The Vietnamese Ministry of Industry and Trade has launched a safeguard investigation into imports of steel billets and bars, at a time when domestic steelmakers are hurt by imported products, particularly from China.
The probe is carried out to determine whether Vietnam should take a safeguard action, such as levying higher duties on the imports, according to the directive signed by Minister Vu Huy Hoang.
Safeguard action is among three trade remedies as per international law, besides anti-dumping action and countervailing duty measures, according to the Vietnam Competition Authority (VCA) under the ministry.
The investigation has been initiated in the wake of a complaint lodged by a group of four domestic steelmakers, which collectively account for 34.2 percent of the country’s supply of the said products.
The companies, including Hoa Phat Steel JSC, Southern Steel Corp., Thai Nguyen Iron and Steel JSC and Vietnam Italy Steel, demanded that the trade ministry review the material injury imported products had caused to the domestic industry between January 1, 2012 and September 30, 2015.
While only 468,000 metric tons of steel billets were imported into Vietnam in 2012, the volume is expected to rise to 1.5 million metric tons by the end of this year, the steelmakers said in the petition sent to the VCA.

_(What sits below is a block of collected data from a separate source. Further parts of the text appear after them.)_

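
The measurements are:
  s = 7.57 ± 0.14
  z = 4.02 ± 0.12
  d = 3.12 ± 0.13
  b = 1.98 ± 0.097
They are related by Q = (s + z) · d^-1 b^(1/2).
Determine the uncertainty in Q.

Let u = s + z = 11.6. δu = √(δs² + δz²) = √(0.0196 + 0.0144) = 0.184, so δu/u = 0.0159.
Q is then a monomial in u, d, b:
δQ/Q = √((δu/u)² + (-1·δd/d)² + (½·δb/b)²) = √(0.000253 + 0.00174 + 0.000600) = 0.0509
Q = 5.23, so δQ = 0.0509 × 5.23 = 0.266.

0.266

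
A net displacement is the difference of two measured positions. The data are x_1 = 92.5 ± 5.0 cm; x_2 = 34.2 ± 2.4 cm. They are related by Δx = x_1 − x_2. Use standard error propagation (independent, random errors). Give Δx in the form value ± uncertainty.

Sums and differences: (δΔx)² = Σ (cᵢ δxᵢ)².
  (δx_1)² = 25.0;  (δx_2)² = 5.76
δΔx = √(30.8) = 5.55 cm
Δx = 58.3 cm.

58.3 ± 5.55 cm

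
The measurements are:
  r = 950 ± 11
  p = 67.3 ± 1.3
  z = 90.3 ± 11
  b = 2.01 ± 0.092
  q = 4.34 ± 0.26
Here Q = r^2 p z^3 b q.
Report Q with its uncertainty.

Products/powers → add relative errors in quadrature, weighted by exponent:
  (2·δr/r)² = (2×0.0116)² = 0.000536;  (1·δp/p)² = (1×0.0193)² = 0.000373;  (3·δz/z)² = (3×0.122)² = 0.134;  (1·δb/b)² = (1×0.0458)² = 0.00209;  (1·δq/q)² = (1×0.0599)² = 0.00359
δQ/Q = √(0.140) = 0.374
Q = 3.9e+14, so δQ = 0.374 × 3.9e+14 = 1.46e+14.

(3.90 ± 1.46) × 10^14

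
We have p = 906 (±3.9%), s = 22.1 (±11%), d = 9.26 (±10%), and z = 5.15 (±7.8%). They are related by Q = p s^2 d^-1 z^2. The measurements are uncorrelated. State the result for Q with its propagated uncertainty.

(1.27 ± 0.368) × 10^6

For a monomial Q ∝ p, s^2, d^-1, z^2, fractional errors add in quadrature:
  (1·δp/p)² = (1×0.0390)² = 0.00152;  (2·δs/s)² = (2×0.110)² = 0.0484;  (-1·δd/d)² = (-1×0.100)² = 0.0100;  (2·δz/z)² = (2×0.0780)² = 0.0243
δQ/Q = √(0.0843) = 0.290
Q = 1.27e+06, so δQ = 0.290 × 1.27e+06 = 3.68e+05.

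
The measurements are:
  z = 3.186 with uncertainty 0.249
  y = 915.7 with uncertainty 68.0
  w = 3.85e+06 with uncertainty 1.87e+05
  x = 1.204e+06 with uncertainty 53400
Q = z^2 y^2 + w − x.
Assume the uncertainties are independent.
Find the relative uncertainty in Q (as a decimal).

0.165

Let p = z^2·y^2 = 8.511e+06. δp/p = √((2·δz/z)² + (2·δy/y)²) = √(0.0244 + 0.0221) = 0.216, so δp = 1.84e+06.
Q = p + w − x: δQ = √(δp² + δw² + δx²) = √(3.37e+12 + 3.5e+10 + 2.85e+09) = 1.85e+06
Q = 1.116e+07, so δQ/Q = 1.85e+06/1.116e+07 = 0.165.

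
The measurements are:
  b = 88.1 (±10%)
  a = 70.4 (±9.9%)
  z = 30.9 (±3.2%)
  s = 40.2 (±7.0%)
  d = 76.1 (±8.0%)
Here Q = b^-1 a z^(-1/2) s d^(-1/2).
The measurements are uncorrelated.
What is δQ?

0.108

Products/powers → add relative errors in quadrature, weighted by exponent:
  (-1·δb/b)² = (-1×0.100)² = 0.0100;  (1·δa/a)² = (1×0.0990)² = 0.00980;  (−½·δz/z)² = (-0.5×0.0320)² = 0.000256;  (1·δs/s)² = (1×0.0700)² = 0.00490;  (−½·δd/d)² = (-0.5×0.0800)² = 0.00160
δQ/Q = √(0.0266) = 0.163
Q = 0.662, so δQ = 0.163 × 0.662 = 0.108.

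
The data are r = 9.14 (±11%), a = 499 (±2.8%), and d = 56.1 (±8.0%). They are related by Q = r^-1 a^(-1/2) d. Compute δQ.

Relative error in a monomial: (δQ/Q)² = Σ (nᵢ · δxᵢ/xᵢ)².
  (-1·δr/r)² = (-1×0.110)² = 0.0121;  (−½·δa/a)² = (-0.5×0.0280)² = 0.000196;  (1·δd/d)² = (1×0.0800)² = 0.00640
δQ/Q = √(0.0187) = 0.137
Q = 0.275, so δQ = 0.137 × 0.275 = 0.0376.

0.0376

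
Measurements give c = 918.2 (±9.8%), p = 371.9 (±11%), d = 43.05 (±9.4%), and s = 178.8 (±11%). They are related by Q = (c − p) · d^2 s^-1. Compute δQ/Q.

0.283

Let u = c − p = 546.3. δu = √(δc² + δp²) = √(8100 + 1670) = 98.8, so δu/u = 0.181.
Q is then a monomial in u, d, s:
δQ/Q = √((δu/u)² + (2·δd/d)² + (-1·δs/s)²) = √(0.0327 + 0.0353 + 0.0121) = 0.283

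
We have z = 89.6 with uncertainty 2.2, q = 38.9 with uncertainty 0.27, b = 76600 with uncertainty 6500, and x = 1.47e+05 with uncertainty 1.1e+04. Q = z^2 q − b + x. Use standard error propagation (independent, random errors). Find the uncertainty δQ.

Let p = z^2·q = 3.12e+05. δp/p = √((2·δz/z)² + (1·δq/q)²) = √(0.00241 + 4.82e-05) = 0.0496, so δp = 15500.
Q = p − b + x: δQ = √(δp² + δb² + δx²) = √(2.4e+08 + 4.22e+07 + 1.21e+08) = 20100

20100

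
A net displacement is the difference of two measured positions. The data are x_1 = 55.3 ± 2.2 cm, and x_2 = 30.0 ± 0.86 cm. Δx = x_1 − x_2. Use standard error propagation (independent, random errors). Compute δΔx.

2.36 cm

Absolute uncertainties add in quadrature for a linear combination:
  (δx_1)² = 4.84;  (δx_2)² = 0.740
δΔx = √(5.58) = 2.36 cm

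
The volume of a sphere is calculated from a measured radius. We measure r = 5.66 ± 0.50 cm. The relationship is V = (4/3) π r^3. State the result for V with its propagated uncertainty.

760 ± 201 cm^3

V ∝ r^3, so δV/V = |3| · δr/r = 3 × 0.0883 = 0.265.
V = 760 cm^3, so δV = 0.265 × 760 = 201 cm^3.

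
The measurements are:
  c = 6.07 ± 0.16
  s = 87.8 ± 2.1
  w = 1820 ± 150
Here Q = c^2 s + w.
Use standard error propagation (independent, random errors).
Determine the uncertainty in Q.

Let p = c^2·s = 3230. δp/p = √((2·δc/c)² + (1·δs/s)²) = √(0.00278 + 0.000572) = 0.0579, so δp = 187.
Q = p + w: δQ = √(δp² + δw²) = √(35100 + 22500) = 240

240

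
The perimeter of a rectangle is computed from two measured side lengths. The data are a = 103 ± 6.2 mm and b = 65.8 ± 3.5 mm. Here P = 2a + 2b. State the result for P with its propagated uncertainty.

338 ± 14.2 mm

Sums and differences: (δP)² = Σ (cᵢ δxᵢ)².
  (2·δa)² = 154;  (2·δb)² = 49.0
δP = √(203) = 14.2 mm
P = 338 mm.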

Similarly, steel bar imports this year are forecast to be more than 1.12 million metric tons, compared to only 389,000 metric tons three years ago.
Such an increase of imported products has eaten into the market share of the domestic steelmakers, forcing them to cut production over poor sales.
The steel billet market share of domestic players dropped from 100 percent to 86 percent in 2015, and from 100 percent to 98 percent in the case of steel bars, according to the four companies.
In the meantime, the market share of imported steel billets and bars has jumped 250 percent and 117 percent, respectively, in 2012-15.
Nguyen Van Sua, deputy chairman of the Vietnam Steel Association, said domestic steel billet and bar makers have had to operate at only half of their full capacity in the past year.
“Their sales only rose 10 to 15 percent, whereas the growth of imported products was as strong as 150 percent,” he added.
The four firms demanded that a 45 percent and 33 percent import duty be levied on imports of steel billets and bars, respectively.
The tariffs should be immediately imposed for 200 days, before the trade ministry releases the final conclusion of its safeguard investigation, according to the petition.
“The proposed import duties are justified, given the difficulty the domestic steel industry is facing,” said Le Sy Giang, a trade remedy expert.
“While the decision to call for the safeguard investigation came quite late, it still indicates that Vietnamese businesses have known how to make use of trade regulations as per international law.”
Imports are mostly Chinese
Most of the steel products that will be inspected by the Vietnamese trade ministry were imported from China, according to sources close to Tuoi Tre (Youth) newspaper.
As of the end of November, Vietnam had spent US$6.79 billion importing 13.85 million metric tons of steel of all kinds, with Chinese products making up 61 percent and 55 percent of the volume and value, respectively, according to customs data.
Vietnamese steelmakers are also hurt by a trick local steel importers employ to dodge import duties.
Vietnam currently slaps a zero tariff on imports of steel alloyed with chromium, whereas the non-alloy products are subject to a nine percent tax.
Many businesses therefore import alloy steel billets with a very small content of chromium to enjoy the tariff exemption.
With the small content of chromium not affecting the quality of the steel billets, businesses can turn them into steel products used for construction, instead of importing the highly-taxed non-alloy steel billets.
“This is in fact a trick to evade taxes, which causes huge damage to the state revenue,” a steel expert said.
Steel bars and billets are the fourth commodity, following float glass, cooking oil and monosodium glutamate, to undergo safeguard investigation since 2009.
No action was taken following a probe into imports of float glass, while the sodium glutamate investigation is still ongoing.
Cooking oil is the only product to be taxed following the safeguard investigation, with an import duty of five percent, applicable to the period from May 7, 2013 to May 6, 2014.
The rate, however, will be lowered to two percent for May 7, 2016 – May 6, 2017.